Básicamente pasivo y silencioso, el intelectual español, miembro o no del brazo histórico de "la crema", como suele decirse, de la más distinguida y respetable ancianidad, debe desaparecer en tiempos de crisis como los que nos tocan o, a lo sumo, asomarse a la ventana pública de un tele magazine con presentadora y colaboradores para, bien domado y sodomizado intelectualmente por el más ladino del grupo, aceptar, asumir, achicarse, capitular y mendigar disculpas, respondiendo a esas magistralmente diseñadas, tan sensacionalistas y morbosas preguntas respuesta. Quizir: "¿Qué mal está la cosa, no, verdad, cierto que sí?" o "¿no cree usted que tal y tal debería tal? Sí, pero ¿no cree usted? Bueno, no sé yo". Esta mecánica de la entrevista, por llamarla de algún modo, se ajusta como pieza de tetris en el manso carácter del intelectual español, entrenado para decir sí, por supuesto, qué bonito, me parece bien.

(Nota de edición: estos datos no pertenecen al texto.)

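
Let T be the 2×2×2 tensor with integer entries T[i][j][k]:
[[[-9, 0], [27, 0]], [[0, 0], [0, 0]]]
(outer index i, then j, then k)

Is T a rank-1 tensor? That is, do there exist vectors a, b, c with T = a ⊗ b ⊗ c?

If T = a ⊗ b ⊗ c then every fibre of T is a multiple of the corresponding factor, so read the factors off the fibres through the nonzero entry T[0,0,0] = -9.
The mode-1 fibre T[:,0,0] = [-9, 0] gives a = [1, 0] (primitive direction); the mode-2 fibre T[0,:,0] = [-9, 27] gives b = [1, -3]; then c[k] = T[0,0,k] / (a[0]·b[0]) = [-9, 0] / 1 = [-9, 0].
Expanding [1, 0] ⊗ [1, -3] ⊗ [-9, 0] reproduces all 8 entries of T, so T = [1, 0] ⊗ [1, -3] ⊗ [-9, 0] and rank(T) ≤ 1.
Equivalently every frontal slice T[:,:,k] is c[k] times the rank-1 matrix [1, 0] ⊗ [1, -3]. So T has rank 1 (it is nonzero).

Yes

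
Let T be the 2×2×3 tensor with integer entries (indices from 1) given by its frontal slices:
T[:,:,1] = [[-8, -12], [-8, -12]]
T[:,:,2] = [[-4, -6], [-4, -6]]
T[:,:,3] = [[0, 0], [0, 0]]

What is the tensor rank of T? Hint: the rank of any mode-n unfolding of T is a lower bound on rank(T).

1

Lower bound: T ≠ 0 (e.g. T[1,1,1] = -8), so rank(T) ≥ 1.
Upper bound: if T = a ⊗ b ⊗ c then every fibre of T is a multiple of the corresponding factor, so read the factors off the fibres through the nonzero entry T[1,1,1] = -8.
The mode-1 fibre T[:,1,1] = [-8, -8] gives a = (1, 1) (primitive direction); the mode-2 fibre T[1,:,1] = [-8, -12] gives b = (2, 3); then c[k] = T[1,1,k] / (a[1]·b[1]) = [-8, -4, 0] / 2 = (-4, -2, 0).
Expanding (1, 1) ⊗ (2, 3) ⊗ (-4, -2, 0) reproduces all 12 entries of T, so T = (1, 1) ⊗ (2, 3) ⊗ (-4, -2, 0) and rank(T) ≤ 1.
These bounds meet, so rank(T) = 1.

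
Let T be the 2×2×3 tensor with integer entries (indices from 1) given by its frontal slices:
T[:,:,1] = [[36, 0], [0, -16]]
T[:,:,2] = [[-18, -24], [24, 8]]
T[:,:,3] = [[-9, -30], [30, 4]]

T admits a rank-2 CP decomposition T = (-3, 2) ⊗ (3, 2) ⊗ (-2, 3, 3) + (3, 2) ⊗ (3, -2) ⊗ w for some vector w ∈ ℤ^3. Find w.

Subtract the known terms from T to get the rank-1 residual R = (3, 2) ⊗ (3, -2) ⊗ w, so R[i,j,k] = a[i]·b[j]·w[k]. Pick indices with nonzero a[1]·b[1] = (3)·(3) = 9. Only the fibre through (1,1,·) is needed: R[1,1,:] = T[1,1,:] − Σₗ aₗ[1]bₗ[1]cₗ = [36, -18, -9] − (-3)·(3)·(-2, 3, 3) = [18, 9, 18]. Then w[k] = R[1,1,k] / 9 for each k, giving w = [18, 9, 18] / 9 = (2, 1, 2).

w = (2, 1, 2)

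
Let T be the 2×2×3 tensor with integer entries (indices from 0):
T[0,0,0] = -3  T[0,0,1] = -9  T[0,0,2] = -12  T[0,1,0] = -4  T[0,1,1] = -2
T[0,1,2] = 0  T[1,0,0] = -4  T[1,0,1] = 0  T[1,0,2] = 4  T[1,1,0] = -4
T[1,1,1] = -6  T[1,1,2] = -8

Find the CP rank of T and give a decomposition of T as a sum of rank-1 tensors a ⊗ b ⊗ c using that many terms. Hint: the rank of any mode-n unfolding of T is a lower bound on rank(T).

rank(T) = 3

Lower bound: in the mode-3 unfolding of T (rows indexed by k, columns by (i,j)) the 3×3 minor on rows k ∈ {0, 1, 2}, columns (i,j) ∈ {(0,0), (0,1), (1,0)} is det [[-3, -4, -4], [-9, -2, 0], [-12, 0, 4]] = -24 ≠ 0, so that unfolding has rank ≥ 3 and hence rank(T) ≥ 3 (CP rank is at least every unfolding rank, though it can be larger).
Upper bound: T is a sum of 3 rank-1 terms, T = [1, -1] ⊗ [2, -1] ⊗ [0, -2, -4] + [1, 0] ⊗ [1, 0] ⊗ [1, -1, 0] + [1, 1] ⊗ [1, 1] ⊗ [-4, -4, -4] (one valid choice — decompositions are not unique — normalised so each a, b is primitive with positive first nonzero entry; check it by expanding all entries), so rank(T) ≤ 3.
These bounds meet, so rank(T) = 3.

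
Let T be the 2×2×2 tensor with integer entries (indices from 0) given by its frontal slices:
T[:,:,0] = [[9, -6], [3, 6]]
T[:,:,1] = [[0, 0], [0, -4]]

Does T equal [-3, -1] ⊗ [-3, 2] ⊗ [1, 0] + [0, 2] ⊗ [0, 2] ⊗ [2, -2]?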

Huyendo a todo gas de la controversia y la disputa, el intelectual español publicita el deporte de casco y la desinfección compulsiva. Ni bebe, ni fuma, ni fomenta sedición. Eso sí, como hemos dicho al comienzo, solo en tiempos de crisis. Después, cuando todo pasa y los brotes de la verdad se abren paso entre el estiércol y florecen al sol de las evidencias, escuchamos los «arriesgadísimos», valientes pronunciamientos del gallardo, insobornable intelectual español: lo que yo decía" o "yo nunca usé mascarilla", y ese comodín tan clásico ya en sus intervenciones "nos han engañado a todas", así, generalizando, identificándose porque, como ya conocemos, el intelectual español no debe ni quiere sentirse individuo. Prefiere asimilar hasta el más chabacano de los criterios y "estar ahí", aportando su "granito de arena", tímida y humildemente, a la causa masiva. Y es que la figura del intelectual español de viejo cuño (¿hay otra?) abraza ya su ocaso con serenidad. Bien merecido tiene el Premio a la Concordia. Miradlo ya en su discreta mortaja, tan prudente y callado. Qué buen chico.